Die Diskussion machte deutlich: Der Bund muss den Kommunen rechtliche Spielräume ermöglichen, diese müssen jedoch selbst auch mutig vorangehen und ihre Möglichkeiten nutzen. Zudem sollten unterrepräsentierte Gruppen aktiv in Entscheidungsprozesse einbezogen werden.
Luftqualität ist ein breites Thema, das nicht von einem Sektor allein verbessert werden kann, zudem hat es viele Überschneidungen mit anderen Themen wie Lärmschutz, Hitze, Klima- und Umweltschutz. Die Umsetzung der Richtlinie mit all ihren Herausforderungen ist eine große Chance, den Health in all Policies-Ansatz und die sektorenübergreifende Zusammenarbeit zu stärken und auszubauen. Mit dem ersten Referentenentwurf für die nationale Implementierung und dem Sondervermögen Klimaschutz gibt es ein politisches Möglichkeitsfenster. Jetzt ist die Zeit mitzugestalten und die Weichen für saubere Luft und das Zero-Pollution Ziel der EU in Deutschland zu stellen.

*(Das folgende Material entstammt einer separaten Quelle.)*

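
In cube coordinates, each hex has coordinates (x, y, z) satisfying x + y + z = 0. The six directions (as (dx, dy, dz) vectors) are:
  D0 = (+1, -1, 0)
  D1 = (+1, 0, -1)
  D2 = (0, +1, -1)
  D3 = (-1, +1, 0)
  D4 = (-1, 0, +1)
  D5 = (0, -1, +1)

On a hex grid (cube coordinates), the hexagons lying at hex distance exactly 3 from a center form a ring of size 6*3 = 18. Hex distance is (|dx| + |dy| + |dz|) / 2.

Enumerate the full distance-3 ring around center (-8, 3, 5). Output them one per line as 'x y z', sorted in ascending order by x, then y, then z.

Walk ring at distance 3 from (-8, 3, 5):
Start at center + D4*3 = (-11, 3, 8)
  hex 0: (-11, 3, 8)
  hex 1: (-10, 2, 8)
  hex 2: (-9, 1, 8)
  hex 3: (-8, 0, 8)
  hex 4: (-7, 0, 7)
  hex 5: (-6, 0, 6)
  hex 6: (-5, 0, 5)
  hex 7: (-5, 1, 4)
  hex 8: (-5, 2, 3)
  hex 9: (-5, 3, 2)
  hex 10: (-6, 4, 2)
  hex 11: (-7, 5, 2)
  hex 12: (-8, 6, 2)
  hex 13: (-9, 6, 3)
  hex 14: (-10, 6, 4)
  hex 15: (-11, 6, 5)
  hex 16: (-11, 5, 6)
  hex 17: (-11, 4, 7)
Sorted: 18 hexes.

Answer: -11 3 8
-11 4 7
-11 5 6
-11 6 5
-10 2 8
-10 6 4
-9 1 8
-9 6 3
-8 0 8
-8 6 2
-7 0 7
-7 5 2
-6 0 6
-6 4 2
-5 0 5
-5 1 4
-5 2 3
-5 3 2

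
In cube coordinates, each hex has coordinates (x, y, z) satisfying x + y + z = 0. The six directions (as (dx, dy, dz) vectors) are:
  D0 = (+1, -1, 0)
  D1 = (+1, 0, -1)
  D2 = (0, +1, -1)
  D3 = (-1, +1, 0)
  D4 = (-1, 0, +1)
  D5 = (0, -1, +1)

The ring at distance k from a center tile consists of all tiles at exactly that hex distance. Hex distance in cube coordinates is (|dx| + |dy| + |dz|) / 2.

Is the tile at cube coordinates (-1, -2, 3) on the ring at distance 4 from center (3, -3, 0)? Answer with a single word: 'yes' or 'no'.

Answer: yes

Derivation:
|px - cx| = |-1 - 3| = 4
|py - cy| = |-2 - (-3)| = 1
|pz - cz| = |3 - 0| = 3
distance = (4+1+3)/2 = 8/2 = 4
radius = 4; distance == radius -> yes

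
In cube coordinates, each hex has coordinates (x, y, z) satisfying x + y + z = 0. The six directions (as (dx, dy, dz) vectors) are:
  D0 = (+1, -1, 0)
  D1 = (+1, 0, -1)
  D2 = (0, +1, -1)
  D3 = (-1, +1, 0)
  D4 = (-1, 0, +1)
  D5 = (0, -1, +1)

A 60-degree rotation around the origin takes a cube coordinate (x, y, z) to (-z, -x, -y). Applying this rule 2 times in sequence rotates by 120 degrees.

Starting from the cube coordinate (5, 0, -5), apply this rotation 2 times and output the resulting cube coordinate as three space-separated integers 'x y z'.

Answer: 0 -5 5

Derivation:
Start: (5, 0, -5)
Step 1: (5, 0, -5) -> (-(-5), -(5), -(0)) = (5, -5, 0)
Step 2: (5, -5, 0) -> (-(0), -(5), -(-5)) = (0, -5, 5)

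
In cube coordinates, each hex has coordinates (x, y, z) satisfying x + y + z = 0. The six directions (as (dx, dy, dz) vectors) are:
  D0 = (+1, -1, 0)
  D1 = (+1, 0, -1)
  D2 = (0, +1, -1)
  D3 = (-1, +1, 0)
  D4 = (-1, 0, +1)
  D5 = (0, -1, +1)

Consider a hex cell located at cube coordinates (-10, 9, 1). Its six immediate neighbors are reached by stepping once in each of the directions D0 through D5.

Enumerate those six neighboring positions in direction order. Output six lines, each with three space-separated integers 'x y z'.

Center: (-10, 9, 1). Add each direction:
  D0: (-10, 9, 1) + (1, -1, 0) = (-9, 8, 1)
  D1: (-10, 9, 1) + (1, 0, -1) = (-9, 9, 0)
  D2: (-10, 9, 1) + (0, 1, -1) = (-10, 10, 0)
  D3: (-10, 9, 1) + (-1, 1, 0) = (-11, 10, 1)
  D4: (-10, 9, 1) + (-1, 0, 1) = (-11, 9, 2)
  D5: (-10, 9, 1) + (0, -1, 1) = (-10, 8, 2)

Answer: -9 8 1
-9 9 0
-10 10 0
-11 10 1
-11 9 2
-10 8 2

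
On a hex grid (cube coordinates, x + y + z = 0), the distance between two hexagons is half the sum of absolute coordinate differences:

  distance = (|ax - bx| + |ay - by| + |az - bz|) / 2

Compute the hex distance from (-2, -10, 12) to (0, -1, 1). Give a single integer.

Answer: 11

Derivation:
|ax - bx| = |-2 - 0| = 2
|ay - by| = |-10 - (-1)| = 9
|az - bz| = |12 - 1| = 11
distance = (2 + 9 + 11) / 2 = 22 / 2 = 11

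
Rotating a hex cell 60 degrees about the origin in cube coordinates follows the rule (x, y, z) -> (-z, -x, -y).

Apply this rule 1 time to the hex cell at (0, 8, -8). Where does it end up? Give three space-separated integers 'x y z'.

Start: (0, 8, -8)
Step 1: (0, 8, -8) -> (-(-8), -(0), -(8)) = (8, 0, -8)

Answer: 8 0 -8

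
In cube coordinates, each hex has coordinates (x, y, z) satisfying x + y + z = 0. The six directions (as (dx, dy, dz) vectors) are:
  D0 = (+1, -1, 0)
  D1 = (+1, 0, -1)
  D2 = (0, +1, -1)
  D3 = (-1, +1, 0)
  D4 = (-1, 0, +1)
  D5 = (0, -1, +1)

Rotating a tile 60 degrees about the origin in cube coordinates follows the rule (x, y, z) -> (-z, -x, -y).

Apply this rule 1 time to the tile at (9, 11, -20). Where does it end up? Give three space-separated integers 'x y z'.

Start: (9, 11, -20)
Step 1: (9, 11, -20) -> (-(-20), -(9), -(11)) = (20, -9, -11)

Answer: 20 -9 -11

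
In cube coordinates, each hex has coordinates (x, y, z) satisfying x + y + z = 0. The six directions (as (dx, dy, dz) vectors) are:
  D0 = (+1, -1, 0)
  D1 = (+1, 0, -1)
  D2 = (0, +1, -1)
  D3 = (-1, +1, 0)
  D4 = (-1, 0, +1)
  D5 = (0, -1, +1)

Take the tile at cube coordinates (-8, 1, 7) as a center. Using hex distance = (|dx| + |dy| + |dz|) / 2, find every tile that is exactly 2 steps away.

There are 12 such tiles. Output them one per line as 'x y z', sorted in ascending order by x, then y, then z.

Answer: -10 1 9
-10 2 8
-10 3 7
-9 0 9
-9 3 6
-8 -1 9
-8 3 5
-7 -1 8
-7 2 5
-6 -1 7
-6 0 6
-6 1 5

Derivation:
Walk ring at distance 2 from (-8, 1, 7):
Start at center + D4*2 = (-10, 1, 9)
  hex 0: (-10, 1, 9)
  hex 1: (-9, 0, 9)
  hex 2: (-8, -1, 9)
  hex 3: (-7, -1, 8)
  hex 4: (-6, -1, 7)
  hex 5: (-6, 0, 6)
  hex 6: (-6, 1, 5)
  hex 7: (-7, 2, 5)
  hex 8: (-8, 3, 5)
  hex 9: (-9, 3, 6)
  hex 10: (-10, 3, 7)
  hex 11: (-10, 2, 8)
Sorted: 12 hexes.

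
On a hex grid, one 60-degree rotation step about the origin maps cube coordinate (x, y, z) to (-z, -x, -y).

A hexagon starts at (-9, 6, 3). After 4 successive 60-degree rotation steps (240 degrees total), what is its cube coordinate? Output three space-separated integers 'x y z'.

Answer: 3 -9 6

Derivation:
Start: (-9, 6, 3)
Step 1: (-9, 6, 3) -> (-(3), -(-9), -(6)) = (-3, 9, -6)
Step 2: (-3, 9, -6) -> (-(-6), -(-3), -(9)) = (6, 3, -9)
Step 3: (6, 3, -9) -> (-(-9), -(6), -(3)) = (9, -6, -3)
Step 4: (9, -6, -3) -> (-(-3), -(9), -(-6)) = (3, -9, 6)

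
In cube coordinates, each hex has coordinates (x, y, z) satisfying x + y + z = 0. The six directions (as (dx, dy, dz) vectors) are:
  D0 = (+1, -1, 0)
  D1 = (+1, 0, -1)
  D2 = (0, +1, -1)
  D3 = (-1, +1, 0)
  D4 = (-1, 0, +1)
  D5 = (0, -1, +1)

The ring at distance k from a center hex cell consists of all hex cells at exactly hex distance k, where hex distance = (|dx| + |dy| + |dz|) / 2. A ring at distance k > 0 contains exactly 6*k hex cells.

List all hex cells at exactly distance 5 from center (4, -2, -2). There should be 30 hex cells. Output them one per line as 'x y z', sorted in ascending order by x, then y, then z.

Walk ring at distance 5 from (4, -2, -2):
Start at center + D4*5 = (-1, -2, 3)
  hex 0: (-1, -2, 3)
  hex 1: (0, -3, 3)
  hex 2: (1, -4, 3)
  hex 3: (2, -5, 3)
  hex 4: (3, -6, 3)
  hex 5: (4, -7, 3)
  hex 6: (5, -7, 2)
  hex 7: (6, -7, 1)
  hex 8: (7, -7, 0)
  hex 9: (8, -7, -1)
  hex 10: (9, -7, -2)
  hex 11: (9, -6, -3)
  hex 12: (9, -5, -4)
  hex 13: (9, -4, -5)
  hex 14: (9, -3, -6)
  hex 15: (9, -2, -7)
  hex 16: (8, -1, -7)
  hex 17: (7, 0, -7)
  hex 18: (6, 1, -7)
  hex 19: (5, 2, -7)
  hex 20: (4, 3, -7)
  hex 21: (3, 3, -6)
  hex 22: (2, 3, -5)
  hex 23: (1, 3, -4)
  hex 24: (0, 3, -3)
  hex 25: (-1, 3, -2)
  hex 26: (-1, 2, -1)
  hex 27: (-1, 1, 0)
  hex 28: (-1, 0, 1)
  hex 29: (-1, -1, 2)
Sorted: 30 hexes.

Answer: -1 -2 3
-1 -1 2
-1 0 1
-1 1 0
-1 2 -1
-1 3 -2
0 -3 3
0 3 -3
1 -4 3
1 3 -4
2 -5 3
2 3 -5
3 -6 3
3 3 -6
4 -7 3
4 3 -7
5 -7 2
5 2 -7
6 -7 1
6 1 -7
7 -7 0
7 0 -7
8 -7 -1
8 -1 -7
9 -7 -2
9 -6 -3
9 -5 -4
9 -4 -5
9 -3 -6
9 -2 -7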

Vielen herzlichen Dank an alle Referent*innen und Panelist*innen für Ihre bereichernden Beiträge und die spannende Diskussion! Ein ebenso großes Dankeschön geht an die Teilnehmenden für Ihr Interesse und Ihre aktive Beteiligung!
Wir freuen uns auf unseren letzten Stakeholderdialog in Essen und das Zusammentragen der Ergebnisse in unserem Policy Brief.